Whish urges restraint on algorithmic collusion

Richard Whish at GCR Live Brussels 2017, GCR Live / Freedom Film LLC

King’s College London emeritus professor Richard Whish QC today largely dismissed the potential need for a new model of competition law to deal with algorithmic collusion, arguing that its effects differ little from other traditional tools used for cartel agreements. Malina McLennan at GCR Live in Brussels

Whish today said the “anxiety” within the competition community when it comes to dealing with ostensibly new competition concerns about the use of algorithms presents no issues that antitrust law does not currently tackle.

“[Are algorithms] really a generalised crisis? No,” Whish said. “I don’t think is a major concern – it is a part of modern life.”

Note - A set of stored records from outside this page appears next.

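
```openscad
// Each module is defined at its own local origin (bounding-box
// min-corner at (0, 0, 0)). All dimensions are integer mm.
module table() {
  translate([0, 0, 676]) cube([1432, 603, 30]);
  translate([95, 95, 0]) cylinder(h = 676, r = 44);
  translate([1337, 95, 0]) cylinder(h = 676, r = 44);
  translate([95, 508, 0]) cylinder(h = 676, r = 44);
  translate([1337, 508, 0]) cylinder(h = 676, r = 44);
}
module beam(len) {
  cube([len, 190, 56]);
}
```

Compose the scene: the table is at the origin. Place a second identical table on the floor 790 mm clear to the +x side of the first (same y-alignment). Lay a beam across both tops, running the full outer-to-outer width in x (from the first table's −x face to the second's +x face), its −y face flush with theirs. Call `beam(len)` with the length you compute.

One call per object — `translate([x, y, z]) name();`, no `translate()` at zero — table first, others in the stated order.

table();
translate([2222, 0, 0]) table();
translate([0, 0, 706]) beam(3654);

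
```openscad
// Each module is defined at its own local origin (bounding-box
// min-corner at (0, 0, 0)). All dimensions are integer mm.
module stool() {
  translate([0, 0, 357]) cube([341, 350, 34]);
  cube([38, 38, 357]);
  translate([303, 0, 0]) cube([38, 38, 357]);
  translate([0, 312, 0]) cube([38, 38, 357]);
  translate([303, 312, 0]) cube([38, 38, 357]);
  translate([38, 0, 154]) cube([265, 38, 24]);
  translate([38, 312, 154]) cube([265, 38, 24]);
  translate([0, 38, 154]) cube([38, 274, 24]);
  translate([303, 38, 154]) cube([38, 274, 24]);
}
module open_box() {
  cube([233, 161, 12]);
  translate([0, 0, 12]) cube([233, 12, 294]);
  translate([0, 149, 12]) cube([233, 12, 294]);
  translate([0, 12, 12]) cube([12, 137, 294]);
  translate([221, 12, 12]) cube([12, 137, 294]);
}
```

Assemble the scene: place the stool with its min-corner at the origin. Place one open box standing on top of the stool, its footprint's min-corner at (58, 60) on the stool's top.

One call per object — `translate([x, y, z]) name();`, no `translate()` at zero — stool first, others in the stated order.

stool();
translate([58, 60, 391]) open_box();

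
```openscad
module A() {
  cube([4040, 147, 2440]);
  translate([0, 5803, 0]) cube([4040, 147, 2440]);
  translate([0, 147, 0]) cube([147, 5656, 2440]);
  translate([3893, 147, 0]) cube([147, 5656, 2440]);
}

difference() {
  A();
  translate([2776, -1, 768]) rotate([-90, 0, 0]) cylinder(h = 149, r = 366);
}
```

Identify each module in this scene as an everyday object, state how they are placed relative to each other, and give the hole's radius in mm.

The subtracted cylinder has r = 366 mm.

A is a house frame. The house frame has a circular hole through its front wall. The hole's radius is 366 mm.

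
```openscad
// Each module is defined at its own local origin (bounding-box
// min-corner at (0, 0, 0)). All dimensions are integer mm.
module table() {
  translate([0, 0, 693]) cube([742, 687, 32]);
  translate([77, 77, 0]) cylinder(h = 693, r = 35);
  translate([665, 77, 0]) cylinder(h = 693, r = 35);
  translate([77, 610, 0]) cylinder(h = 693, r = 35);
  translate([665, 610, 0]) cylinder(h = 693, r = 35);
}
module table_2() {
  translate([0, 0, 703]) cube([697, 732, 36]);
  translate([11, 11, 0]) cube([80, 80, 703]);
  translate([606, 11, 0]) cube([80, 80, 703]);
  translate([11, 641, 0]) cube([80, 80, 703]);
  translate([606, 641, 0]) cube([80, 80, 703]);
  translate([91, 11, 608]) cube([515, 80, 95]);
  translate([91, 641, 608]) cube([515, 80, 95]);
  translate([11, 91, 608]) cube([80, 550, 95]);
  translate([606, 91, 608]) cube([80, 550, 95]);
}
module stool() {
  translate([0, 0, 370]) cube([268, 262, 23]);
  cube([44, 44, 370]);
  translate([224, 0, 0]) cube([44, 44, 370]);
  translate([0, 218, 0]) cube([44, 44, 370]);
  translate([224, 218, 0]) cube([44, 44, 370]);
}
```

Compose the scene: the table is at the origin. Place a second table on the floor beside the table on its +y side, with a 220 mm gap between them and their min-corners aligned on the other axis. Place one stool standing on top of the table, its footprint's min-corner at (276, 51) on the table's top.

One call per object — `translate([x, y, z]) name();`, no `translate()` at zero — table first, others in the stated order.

table();
translate([0, 907, 0]) table_2();
translate([276, 51, 725]) stool();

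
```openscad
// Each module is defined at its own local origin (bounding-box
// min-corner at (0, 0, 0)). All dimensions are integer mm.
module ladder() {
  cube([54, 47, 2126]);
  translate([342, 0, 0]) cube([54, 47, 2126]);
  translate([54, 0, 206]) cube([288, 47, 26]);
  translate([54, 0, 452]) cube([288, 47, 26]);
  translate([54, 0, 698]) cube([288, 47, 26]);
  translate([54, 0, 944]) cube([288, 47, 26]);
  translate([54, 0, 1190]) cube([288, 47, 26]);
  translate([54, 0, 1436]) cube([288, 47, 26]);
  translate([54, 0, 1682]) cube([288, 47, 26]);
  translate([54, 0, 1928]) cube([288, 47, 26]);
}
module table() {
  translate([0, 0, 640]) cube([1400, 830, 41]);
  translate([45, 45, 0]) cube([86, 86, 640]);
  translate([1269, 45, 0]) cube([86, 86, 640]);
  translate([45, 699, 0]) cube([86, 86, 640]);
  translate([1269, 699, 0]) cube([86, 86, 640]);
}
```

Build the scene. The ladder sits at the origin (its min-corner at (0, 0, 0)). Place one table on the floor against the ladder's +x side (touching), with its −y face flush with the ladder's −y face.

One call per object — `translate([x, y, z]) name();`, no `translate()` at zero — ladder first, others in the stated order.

ladder();
translate([396, 0, 0]) table();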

“Whenever I hear about new things in competition law – new theories of harm, concerns about innovation – I’m always inclined to say ‘let’s just keep calm here,’” Whish said.

Addressing concerns that algorithms are contributing to and at times reinforcing price parallelism, Whish urged the GCR Live audience to consider the fact the presence of an algorithm does not immediately answer the question of whether concerted practices were also present.

Whish said the main worry is that algorithms are achieving, contributing or reinforcing price parallelism in the markets. He said he can see that it could be “supremely efficient” for cartels to use price-tracking software to monitor members’ compliance to its terms, but that he did not see a difference between algorithmic price-monitoring and more traditional mechanical methods – such as distributing price lists or communicating through trade associations. 

In cases where software could be used to signal to competitors when companies plan to change their prices, Whish said that the existence of price signalling is the concern – not the use of an algorithm to carry it out.

He said the European Court of Justice’s VM Remonts judgment was additionally “the clearest statement imaginable” on the topic of artificial intelligence. The July 2016 case opened the door for companies to be held liable for the anti-competitive practices of subcontractors, and face scrutiny unless the third parties acted outside the limits of their mandate.

“If AI is achieving supracompetitive equilibrium through adaptation, I don’t see the difference between that and human actors doing the same thing,” Whish said.

GCR Live 9th Annual Brussels Conference: The bigger picture concludes today.